Schweflige Säure und im Allgemeinen alle Reductionsmittel wirken selbst bei längerer
Behandlung nicht auf das Anilinviolett. Durch Einwirkung von concentrirter Salzsäure
oder Schwefelsäure geht es in Blau über, aber das Violett kommt leicht wieder zum
Vorschein. Wenn man eine mit Anilein gefärbte Zeugprobe der Einwirkung von einer
dieser Säuren aussetzt, so wird sie blau, aber schon beim bloßen Waschen mit Wasser
tritt die violette Farbe wieder mit ihrer ganzen Intensität hervor. Mittelst dieses
Verhaltens kann man das Anilinviolett von dem Orseilleviolett unterscheiden, denn
dieses wird unter denselben Umständen roth.
Chlor und Salpetersäure zerstören das Anilinviolett, aber Reductionsmittel, z.B.
schwefligsaures Natron, bringen die violette Farbe wieder zum Vorschein. Wenn man
die essigsaure Lösung des Anilins mit Bleisuperoxyd behandelt, so entsteht ein
lebhaftes Aufbrausen und die Flüssigkeit nimmt eine schöne rothe Farbe an, ähnlich
der des Fuchsins.
Das Anilin wird von chlorsaurem Kali sehr lebhaft angegriffen. Es entsteht dabei
zuerst ein grüner Niederschlag und durch längere Einwirkung erhält man Blau. Die
Flüssigkeit, aus welcher die grüne Substanz sich abgesondert hat, ist braun; wenn
man Papier oder Baumwollenzeug in dieselbe taucht, so nehmen diese, nachdem sie
1–2 Stunden der Luft ausgesetzt waren, eine dunkelgrüne Farbe an.

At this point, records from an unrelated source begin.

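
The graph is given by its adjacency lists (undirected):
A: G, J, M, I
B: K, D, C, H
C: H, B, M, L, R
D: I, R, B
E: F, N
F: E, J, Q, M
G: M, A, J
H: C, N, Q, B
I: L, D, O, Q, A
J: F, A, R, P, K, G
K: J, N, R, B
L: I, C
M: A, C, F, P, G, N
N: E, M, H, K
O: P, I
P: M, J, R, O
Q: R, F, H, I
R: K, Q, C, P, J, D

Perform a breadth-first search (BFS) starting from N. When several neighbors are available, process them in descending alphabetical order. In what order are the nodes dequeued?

N → M → K → H → E → P → G → F → C → A → R → J → B → Q → O → L → I → D

Visit N; enqueue M, K, H, E → queue [M, K, H, E]
Visit M; enqueue P, G, F, C, A → queue [K, H, E, P, G, F, C, A]
Visit K; enqueue R, J, B → queue [H, E, P, G, F, C, A, R, J, B]
Visit H; enqueue Q → queue [E, P, G, F, C, A, R, J, B, Q]
Visit E → queue [P, G, F, C, A, R, J, B, Q]
Visit P; enqueue O → queue [G, F, C, A, R, J, B, Q, O]
Visit G → queue [F, C, A, R, J, B, Q, O]
Visit F → queue [C, A, R, J, B, Q, O]
Visit C; enqueue L → queue [A, R, J, B, Q, O, L]
Visit A; enqueue I → queue [R, J, B, Q, O, L, I]
Visit R; enqueue D → queue [J, B, Q, O, L, I, D]
Visit J → queue [B, Q, O, L, I, D]
Visit B → queue [Q, O, L, I, D]
Visit Q → queue [O, L, I, D]
Visit O → queue [L, I, D]
Visit L → queue [I, D]
Visit I → queue [D]
Visit D → queue []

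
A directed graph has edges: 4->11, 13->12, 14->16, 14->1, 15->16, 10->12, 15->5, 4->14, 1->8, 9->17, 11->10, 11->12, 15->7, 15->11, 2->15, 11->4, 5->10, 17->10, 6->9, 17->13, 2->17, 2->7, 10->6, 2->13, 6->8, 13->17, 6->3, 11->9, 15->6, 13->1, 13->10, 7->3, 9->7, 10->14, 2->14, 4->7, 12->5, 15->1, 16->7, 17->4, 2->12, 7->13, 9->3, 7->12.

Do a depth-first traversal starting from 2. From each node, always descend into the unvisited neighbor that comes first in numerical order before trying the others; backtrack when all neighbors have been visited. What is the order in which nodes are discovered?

2, 7, 3, 12, 5, 10, 6, 8, 9, 17, 4, 11, 14, 1, 16, 13, 15

Visit 2
2 → 7
7 → 3
7 → 12
12 → 5
5 → 10
10 → 6
6 → 8
6 → 9
9 → 17
17 → 4
4 → 11
4 → 14
14 → 1
14 → 16
17 → 13
2 → 15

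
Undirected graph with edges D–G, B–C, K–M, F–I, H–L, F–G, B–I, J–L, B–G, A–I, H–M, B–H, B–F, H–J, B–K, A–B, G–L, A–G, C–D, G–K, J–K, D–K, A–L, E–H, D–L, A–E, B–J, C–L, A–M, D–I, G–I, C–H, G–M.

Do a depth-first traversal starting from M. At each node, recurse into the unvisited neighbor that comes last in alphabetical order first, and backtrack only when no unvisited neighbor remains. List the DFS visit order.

M, K, J, L, H, E, A, I, G, F, B, C, D

Visit M
M → K
K → J
J → L
L → H
H → E
E → A
A → I
I → G
G → F
F → B
B → C
C → D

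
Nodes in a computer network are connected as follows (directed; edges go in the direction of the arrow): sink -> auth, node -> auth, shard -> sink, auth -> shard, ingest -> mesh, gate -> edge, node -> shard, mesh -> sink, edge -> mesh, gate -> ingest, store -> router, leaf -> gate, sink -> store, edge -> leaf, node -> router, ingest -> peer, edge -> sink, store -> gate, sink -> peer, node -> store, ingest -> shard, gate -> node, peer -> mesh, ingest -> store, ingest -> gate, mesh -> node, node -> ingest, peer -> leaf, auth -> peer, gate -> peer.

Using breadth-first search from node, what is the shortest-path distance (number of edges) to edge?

3

Level 0: node
Level 1: auth, ingest, router, shard, store
Level 2: gate, mesh, peer, sink
Level 3: edge, leaf
edge first appears at level 3.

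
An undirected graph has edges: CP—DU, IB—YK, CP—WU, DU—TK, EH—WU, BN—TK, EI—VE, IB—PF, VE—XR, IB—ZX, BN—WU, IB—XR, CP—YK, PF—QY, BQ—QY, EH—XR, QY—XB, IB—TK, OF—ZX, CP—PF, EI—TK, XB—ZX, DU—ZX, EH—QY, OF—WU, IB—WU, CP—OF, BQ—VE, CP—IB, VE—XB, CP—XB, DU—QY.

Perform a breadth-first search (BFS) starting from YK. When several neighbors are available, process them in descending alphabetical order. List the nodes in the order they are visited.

Visit YK; enqueue IB, CP → queue [IB, CP]
Visit IB; enqueue ZX, XR, WU, TK, PF → queue [CP, ZX, XR, WU, TK, PF]
Visit CP; enqueue XB, OF, DU → queue [ZX, XR, WU, TK, PF, XB, OF, DU]
Visit ZX → queue [XR, WU, TK, PF, XB, OF, DU]
Visit XR; enqueue VE, EH → queue [WU, TK, PF, XB, OF, DU, VE, EH]
Visit WU; enqueue BN → queue [TK, PF, XB, OF, DU, VE, EH, BN]
Visit TK; enqueue EI → queue [PF, XB, OF, DU, VE, EH, BN, EI]
Visit PF; enqueue QY → queue [XB, OF, DU, VE, EH, BN, EI, QY]
Visit XB → queue [OF, DU, VE, EH, BN, EI, QY]
Visit OF → queue [DU, VE, EH, BN, EI, QY]
Visit DU → queue [VE, EH, BN, EI, QY]
Visit VE; enqueue BQ → queue [EH, BN, EI, QY, BQ]
Visit EH → queue [BN, EI, QY, BQ]
Visit BN → queue [EI, QY, BQ]
Visit EI → queue [QY, BQ]
Visit QY → queue [BQ]
Visit BQ → queue []

YK IB CP ZX XR WU TK PF XB OF DU VE EH BN EI QY BQ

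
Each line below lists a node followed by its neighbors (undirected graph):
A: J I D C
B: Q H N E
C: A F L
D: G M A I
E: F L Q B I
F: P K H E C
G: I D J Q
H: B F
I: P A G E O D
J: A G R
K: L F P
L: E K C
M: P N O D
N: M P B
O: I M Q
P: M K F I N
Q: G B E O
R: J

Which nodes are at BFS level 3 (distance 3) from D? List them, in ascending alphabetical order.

B, F, K, L, R

Level 0: D
Level 1: A, G, I, M
Level 2: C, E, J, N, O, P, Q
Level 3: B, F, K, L, R
Level 4: H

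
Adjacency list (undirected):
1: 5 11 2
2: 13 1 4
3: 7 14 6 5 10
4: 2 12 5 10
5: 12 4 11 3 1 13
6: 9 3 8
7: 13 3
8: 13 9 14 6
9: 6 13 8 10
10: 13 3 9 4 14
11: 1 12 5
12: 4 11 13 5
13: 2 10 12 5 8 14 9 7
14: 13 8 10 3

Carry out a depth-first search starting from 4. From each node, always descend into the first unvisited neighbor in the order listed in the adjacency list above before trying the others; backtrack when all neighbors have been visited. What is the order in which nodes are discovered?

4, 2, 13, 10, 3, 7, 14, 8, 9, 6, 5, 12, 11, 1

Visit 4
4 → 2
2 → 13
13 → 10
10 → 3
3 → 7
3 → 14
14 → 8
8 → 9
9 → 6
3 → 5
5 → 12
12 → 11
11 → 1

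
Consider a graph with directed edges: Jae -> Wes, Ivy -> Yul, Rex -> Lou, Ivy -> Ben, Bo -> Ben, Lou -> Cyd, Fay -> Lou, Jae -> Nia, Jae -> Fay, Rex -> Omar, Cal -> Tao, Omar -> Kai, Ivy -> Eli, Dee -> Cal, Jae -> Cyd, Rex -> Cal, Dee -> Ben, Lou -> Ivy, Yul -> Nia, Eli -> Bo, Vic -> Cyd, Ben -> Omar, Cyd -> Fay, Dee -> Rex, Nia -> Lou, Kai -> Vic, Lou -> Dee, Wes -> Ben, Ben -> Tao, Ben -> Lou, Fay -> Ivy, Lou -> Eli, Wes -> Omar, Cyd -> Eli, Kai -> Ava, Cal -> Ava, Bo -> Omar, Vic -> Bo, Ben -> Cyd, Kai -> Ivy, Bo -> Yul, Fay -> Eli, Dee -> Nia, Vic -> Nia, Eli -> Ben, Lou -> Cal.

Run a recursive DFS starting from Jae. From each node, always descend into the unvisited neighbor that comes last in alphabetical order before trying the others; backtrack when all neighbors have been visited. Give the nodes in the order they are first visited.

Visit Jae
Jae → Wes
Wes → Omar
Omar → Kai
Kai → Vic
Vic → Nia
Nia → Lou
Lou → Ivy
Ivy → Yul
Ivy → Eli
Eli → Bo
Bo → Ben
Ben → Tao
Ben → Cyd
Cyd → Fay
Lou → Dee
Dee → Rex
Rex → Cal
Cal → Ava

Jae, Wes, Omar, Kai, Vic, Nia, Lou, Ivy, Yul, Eli, Bo, Ben, Tao, Cyd, Fay, Dee, Rex, Cal, Ava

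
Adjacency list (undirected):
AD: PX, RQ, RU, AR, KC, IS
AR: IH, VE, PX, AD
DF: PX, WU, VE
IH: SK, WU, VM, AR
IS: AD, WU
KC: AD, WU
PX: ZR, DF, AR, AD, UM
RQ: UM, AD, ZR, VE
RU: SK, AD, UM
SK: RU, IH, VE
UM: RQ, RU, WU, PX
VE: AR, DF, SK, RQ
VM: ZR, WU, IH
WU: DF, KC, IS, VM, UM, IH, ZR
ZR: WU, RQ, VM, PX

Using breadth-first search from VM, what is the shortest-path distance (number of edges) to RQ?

Level 0: VM
Level 1: IH, WU, ZR
Level 2: AR, DF, IS, KC, PX, RQ, SK, UM
Level 3: AD, RU, VE
RQ first appears at level 2.

2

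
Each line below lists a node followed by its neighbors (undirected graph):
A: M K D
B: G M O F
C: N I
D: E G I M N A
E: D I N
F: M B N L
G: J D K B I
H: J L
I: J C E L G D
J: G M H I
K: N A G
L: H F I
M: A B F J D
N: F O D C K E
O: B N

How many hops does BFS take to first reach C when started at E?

Level 0: E
Level 1: D, I, N
Level 2: A, C, F, G, J, K, L, M, O
Level 3: B, H
C first appears at level 2.

2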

Anilinroth. – Wenn man das Anilin mit gewissen
wasserfreien Metallchloriden behandelt, namentlich mit Zinnchlorid oder
Quecksilberchlorid, oder mit einem Gemisch von Zinnchlorid und Quecksilberchlorid,
so erhält man augenblicklich eine schöne rothe Masse, welche beim Kochen mit Wasser
sich bis auf den metallischen Rückstand vollständig auflöst. Die Masse, welche sich
im Wasser auflöst, besteht aus Harz, salzsaurem Anilin und einem rothen Farbstoff,
welchen man Fuchsin genannt hat. Das Harz scheidet sich großentheils beim Erkalten
ab, da es in kaltem Wasser fast unlöslich ist. Das Fuchsin scheidet sich dagegen
erst nach einiger Zeit aus, wenn die Lösung nicht sehr concentrirt ist. In gewissen
Fällen zeigt es sich krystallisirt.
Wenn man das Anilin statt mit einem wasserfreien Chlorid, mit gewissen salpetersauren
Salzen, namentlich mit salpetersaurem QuecksilberoxydulNach Schlumberger's Verfahren, polytechn. Journal
Bd. CLVII S. 292., Silberoxyd oder Eisenoxyd behandelt, so wird es mit Heftigkeit angegriffen und es entsteht
ebenfalls ein rother Körper, welcher mit dem Fuchsin viel Aehnlichkeit hat, dessen
Identität mit dem Fuchsin aber durchaus noch nicht bewiesen ist.
Es ist sehr schwierig, das Fuchsin ganz frei von salzsaurem Anilin zu erhalten, denn
die wässerige Lösung gibt, nachdem man sie mit reiner Salpetersäure entfärbt hat,
auf Zusatz von salpetersaurem Silber immer eine mehr oder weniger starke Trübung von
Chlorsilber. Wegen dieses Umstandes konnte ich bei der Analyse keine genügenden
Resultate erlangen; in dem mit einem Metallchlorid bereiteten Fuchsin fand ich 69,16
bis 69,83 Proc. Kohlenstoff, 5,86 bis 6,72 Proc. Wasserstoff und 9 bis 10 Proc.
Stickstoff. Da das salzsaure Anilin sich nicht vollständig entfernen ließ, so kann
ich mich nicht darüber aussprechen, ob etwa das Fuchsin auch Chlor enthält.
Bei der Verwendung des Fuchsins in der Färberei verfährt man ähnlich wie bei dem
Anilinviolett.
In einer Auflösung von Fuchsin in Holzgeist erzeugt sich Anilinviolett.
Die charakteristische Reaction des Fuchsins ist sein Verhalten zum Natron; wenn man
nämlich eine mit Fuchsin gefärbte Zeugprobe mit Natron behandelt, so entfärbt sie
sich, aber beim Waschen mit Wasser kommt das Fuchsin wieder zum Vorschein.